Аввакум фанатично верил в свое великое предназначение.
— Дело не в этом. Под пытками Савонарола отказался от своих убеждений.
— А Аввакум пятнадцать лет просидел в яме и ни на какие уступки не пошел, хотя царь Алексей Михайлович ему многое мог предложить.
— Это не совсем так. Алексей Михайлович ничего бы не сделал для протопопа, потому что Аввакум неуправляем, и это царь хорошо понимал. То же самое можно сказать и о Савонароле. Дважды папа Александр Шестой вызывал монаха в Ватикан, и Савонарола не шел, на сделку с папой. А что касается способности выносить пытки, то тут совсем другое. Пытки — это уже нечеловеческое состояние человека.
— Значит, предательство, сделанное под пытками, не есть предательство?
— Это примитив, — сказал Рубинский.
— Если так рассуждать, тогда все рушится.
— Ничего не рушится. Дикарь, способный не выдать тайну вождя племени, ничуть не становится культурнее, то есть не перестает быть дикарем.

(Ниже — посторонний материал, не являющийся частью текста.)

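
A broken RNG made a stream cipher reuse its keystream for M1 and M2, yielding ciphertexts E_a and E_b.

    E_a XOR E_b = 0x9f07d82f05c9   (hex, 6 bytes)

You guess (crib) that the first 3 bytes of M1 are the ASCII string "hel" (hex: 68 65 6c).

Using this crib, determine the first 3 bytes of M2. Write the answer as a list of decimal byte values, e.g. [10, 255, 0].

Since E_a ⊕ E_b = M1 ⊕ M2, XORing with the guessed M1 bytes yields the corresponding M2 bytes: M2 = (E_a ⊕ E_b) ⊕ M1.
9f ^ 68 = f7
07 ^ 65 = 62
d8 ^ 6c = b4

[247, 98, 180]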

— Протопоп — не дикарь. А, я бы сказал, подлинный интеллигент. Алексей Михайлович ценил в Аввакуме и мудрость, и образованность, и истинную праведность. Он понимал, что Никон из той же породы интриганов, что и сам царь. И только протопоп тянется к настоящей истине. Он искренне любит мужество и честность протопопа и вместе с тем, как великий инквизитор, не может не мучить и не истязать Аввакума. Кто-то сказал: царю нужна унификация веры, нравственности и правовых норм, а протопопу, первому русскому интеллигенту, нужна индивидуальная свобода совести, индивидуальная правда, индивидуальная нравственность.
— Чепуха, — бросил Бреттер. — Протопоп со своей невежественной братией не дорос до европейских форм индивидуального сознания. Он сам был жестоким мучителем. И победи он Никона, он бы его замучил…
— Как сказать, — ответил я. Какая-то острая мысль забилась в голове. И мне захотелось ее немедленно развить. Существует такое ложное убеждение, будто стоит у власти поставить гуманиста, так получится самый жесткий и страшный режим. Это всего лишь парадокс. Игра слов. Аввакум несет в себе все внешние привычки своего века: его секут на площади, а он не стыдится, потому что это «сечение» считалось на Руси нормой. В его руки попадают враги, и он велит отдать тело умершего собакам на растерзание. Он грозится мстить, но каждый раз, как у него появляется возможность мучить и казнить живых, он меняется весь изнутри, переиначивается, раскаивается и готов спасти недавних своих мучителей от смертной казни. Помните, как он спас беглого казака, который ранее истязал его…
— Он груб и античеловечен, — настаивал на своем коричневый Бреттер.
— Не тот нравственен, кто не знал ошибок, а тот, кто, раскаявшись, способен творить добро…
— Достоевщина, — отрезал Бреттер. — Карамазовщина. Сам факт, что Аввакум призывал к самосожжению как к форме борьбы- жуткая бессмыслица.
— Мне помнятся слова Достоевского, который сказал, что добровольно положить свой живот за всех, пойти за всех на костер можно только при самом сильном развитии личности.
На меня смотрела Оля. И я чувствовал, что она соглашается со мной. Но и какая-то изначальная сила держала ее на стороне Рубинского и отца.
— Это новый критерий развития личности, — сыронизировал Бреттер.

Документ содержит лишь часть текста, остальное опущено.